The future “Godfather of Soul” regularly took his music and sometimes his views to The Mike Douglas Show, a syndicated afternoon hour in which Brown once memorably squared off with the imperial David Susskind. Condescendingly calling him “Jimmy,” Susskind said blacks were ill-advisedly re-segregating themselves. “Open your ears,” he told Brown, who wasn’t buying it.
“My ears have been open. Have your eyes been open?” Brown retorted. It’s an amazing verbal joust.
But after endorsing Democratic Party presidential nominee Hubert Humphrey in 1968, Brown re-embraced his processed coif and endorsed Richard Nixon’s 1972 re-election campaign. “I’m endorsing the country,” not a political party, he told an interviewer.
Many in the black community renounced him. Speaking volumes without saying a word, Mr. Dynamite includes footage of a black boy carrying a sign saying, “James Brown A Bought Brother.”
The film pretty much leaves it at that after showing a young Al Sharpton giving a plaque of appreciation to Brown on an episode of Soul Train. In a fresh interview for Mr. Dynamite, Sharpton also is the one who briefly touches on Brown’s mistreatment of women. He knew it was “wrong” and was contrite about it, Sharpton says. If anything, the physical abuse intensified in Brown’s later years. But the film seems to be saying in so many words, “Let’s move on.” The subject’s life still has 30-some years to go when Mr. Dynamite closes the door on it with an appreciation of his music’s ripple effect.
James Brown’s parents both abandoned him at an early age, the film points out on more than one occasion. It left him to be raised by an “Aunt Honey” who both ran a brothel and brewed moonshine. So he came from basically nothing and supposedly never conquered his insecurities or inability to fully trust those who worked for him.
“He had to force people to be around him. I think he was lonely,” says Fred Wesley, Brown’s former trombonist and band leader.
“I guess you could say James Brown was a tyrant,” tour manager Alan Leeds says. But he chalks this up to how hard he had to fight to get to the top.
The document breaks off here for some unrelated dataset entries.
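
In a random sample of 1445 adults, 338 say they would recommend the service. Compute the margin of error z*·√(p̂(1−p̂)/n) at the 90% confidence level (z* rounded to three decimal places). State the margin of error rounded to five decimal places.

ME = 0.01832

The sample proportion is 338/1445 = 0.23391.
SE = √(p̂(1−p̂)/n) = √(0.179196/1445) = 0.011136.
The 90% critical value is z* = 1.645.
Margin of error = z*·SE = 1.645 × 0.011136 = 0.01832.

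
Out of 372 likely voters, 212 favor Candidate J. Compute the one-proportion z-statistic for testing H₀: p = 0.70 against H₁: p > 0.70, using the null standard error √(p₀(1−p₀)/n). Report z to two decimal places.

p̂ = 212/372 = 0.56989.
SE₀ = √(0.70·0.30/372) = 0.023760.
z = (p̂ − p₀)/SE = (0.56989 − 0.70)/0.023760 = -5.48.

z = -5.48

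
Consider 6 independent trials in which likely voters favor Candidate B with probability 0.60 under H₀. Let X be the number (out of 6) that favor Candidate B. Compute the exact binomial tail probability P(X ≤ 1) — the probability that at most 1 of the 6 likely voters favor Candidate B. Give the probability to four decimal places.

X is binomial with n = 6 and p = 0.60.
P(X ≤ 1) = C(6,0)·0.60^0·0.40^6 + C(6,1)·0.60^1·0.40^5.
= 0.004096 + 0.036864 = 0.0410.

P = 0.0410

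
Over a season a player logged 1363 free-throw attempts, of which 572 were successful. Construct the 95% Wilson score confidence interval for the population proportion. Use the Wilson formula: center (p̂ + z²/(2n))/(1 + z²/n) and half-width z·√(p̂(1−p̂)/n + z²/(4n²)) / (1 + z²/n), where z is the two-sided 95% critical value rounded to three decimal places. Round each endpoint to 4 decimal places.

(0.3937, 0.4461)

Here p̂ = 572/1363 = 0.41966 and z = 1.960 (z² = 3.841600).
Denominator 1 + z²/n = 1 + 3.841600/1363 = 1.002818.
Center = (0.41966 + 0.001409)/1.002818 = 0.41989.
Radicand: p̂(1−p̂)/n + z²/(4n²) = 0.000178684 + 0.000000517 = 0.000179201.
Half-width = 1.960·√0.000179201/1.002818 = 0.02616.
So the interval runs from 0.3937 to 0.4461.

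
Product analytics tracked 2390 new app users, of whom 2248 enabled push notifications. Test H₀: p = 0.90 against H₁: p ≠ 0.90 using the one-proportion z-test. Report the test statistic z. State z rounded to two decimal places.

z = 6.61

Sample proportion p̂ = 2248/2390 = 0.94059.
Under H₀, SE = √(p₀(1−p₀)/n) = √(0.90·0.10/2390) = √0.000037657 = 0.006137.
z = (p̂ − p₀)/SE = (0.94059 − 0.90)/0.006137 = 6.61.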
Mr. Dynamite, and no doubt Brown’s estate, are primarily intent on charting that rise. Much of the performance footage is phenomenal in that respect. But in two hours time, the film could have dug deeper rather than coming to a screeching halt that almost rivals its subject’s high-pitched stage wails. Then again, it’s partly titled The Rise of James Brown. The descent just doesn’t cut it from an estate-authorized standpoint.